Bangladesh And Malaysia Plan Bilateral Pact On Palm Oil
Kuala Lumpur, Malaysia | December 17, 2009 by

Bangladesh is interested to have a government-to-government buying arrangement to ensure there is steady supply and price of palm oil
The Bangladeshi government is keen to procure palm oil from Malaysia using its state-owned trading arm to ensure consistent edible oil supply and price stability prevails in the domestic market, reported Malaysian News Agency, BERNAMA.
Plantation Industries and Commodities Minister Tan Sri Bernad Dompok told Bernama that Bangladesh was keen on a bilateral arrangement, and Malaysia welcomed the proposal as it would encourage more exports of the commodity to the populous South Asian nation.
“Bangladesh is interested to have a government-to-government buying arrangement to ensure there is steady supply and price of palm oil is maintained in the local market,” said Dompok.
“This will also help Malaysia export more to Bangladesh because their current per capita consumption is only 8.6 kg compared to world’s average consumption of 22 kg, there is good opportunity for growth,” he said.
Bangladesh’s Commerce Minister Faruk Khan conveyed the government’s interest to Dompok, who was in Dhaka to inaugurate the Malaysia-Bangladesh Palm Oil Trade Fair and Seminar (POTS) 2009 last week.
The state-run Trading Corporation of Bangladesh (TCB) will be entrusted to procure the supply on behalf of the government, which for the first time will intervene in the import business that was completely dominated by the private sector.
Annually, Bangladesh imports about 1.4 million metric tonnes of palm oil for its domestic consumption, largely from Indonesia and Malaysia.
In 2008, Malaysia exported about 217,264 metric tonnes to Bangladesh.
But this year’s January to October figures had been dismal — only at 57,726 metric tonnes — after many Bangladeshi buyers bitten by the rising price shifted to Indonesian suppliers who offered cheaper rates.
The Palm Oil Credit Payment Arrangement (POCPA) will also be considered in the bilateral discussion likely to be held in Kuala Lumpur next month.
D-8 member countries, such as Malaysia and Indonesia, are world’s highest producers of palm oil, supplying up around 90% of total world production.

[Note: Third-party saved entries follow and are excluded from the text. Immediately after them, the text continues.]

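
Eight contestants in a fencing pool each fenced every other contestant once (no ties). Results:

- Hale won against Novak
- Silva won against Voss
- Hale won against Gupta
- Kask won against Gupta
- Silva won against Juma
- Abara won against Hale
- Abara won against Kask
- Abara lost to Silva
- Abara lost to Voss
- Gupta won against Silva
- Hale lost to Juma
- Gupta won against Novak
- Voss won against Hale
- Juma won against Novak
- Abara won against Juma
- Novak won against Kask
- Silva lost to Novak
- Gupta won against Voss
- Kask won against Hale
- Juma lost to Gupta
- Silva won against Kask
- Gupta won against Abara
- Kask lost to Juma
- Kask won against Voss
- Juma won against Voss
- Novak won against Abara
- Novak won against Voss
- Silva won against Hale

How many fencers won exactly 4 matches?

2

Win totals: Novak 4, Gupta 5, Juma 4, Hale 2, Voss 2, Kask 3, Abara 3, Silva 5.
Exactly 4: Novak, Juma — 2 fencers.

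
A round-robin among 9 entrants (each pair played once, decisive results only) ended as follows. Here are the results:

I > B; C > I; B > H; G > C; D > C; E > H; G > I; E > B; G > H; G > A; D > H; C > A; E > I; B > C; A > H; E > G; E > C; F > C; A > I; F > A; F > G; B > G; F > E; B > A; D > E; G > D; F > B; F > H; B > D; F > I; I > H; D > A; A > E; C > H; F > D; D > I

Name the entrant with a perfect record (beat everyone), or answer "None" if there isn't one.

F

F has 8 wins out of 8 opponents — a perfect record.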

However, the usage of palm oil is still relatively limited to edible items, and has not yet effectively explored for the usage in bio-diesel purposes. The challenge between food and energy needs is yet the biggest hurdle to be solved. Indonesia is on a continuous research to explore the possibilities to use janthropa to cover this need, but the result has not been reached yet. D-8 Director, Ambassador Kia Tabatabaee said that D-8 Organization is putting all its effort to support the development of this sectors, and implied that it can also learn from other countries to seek further potentials in this promising fields.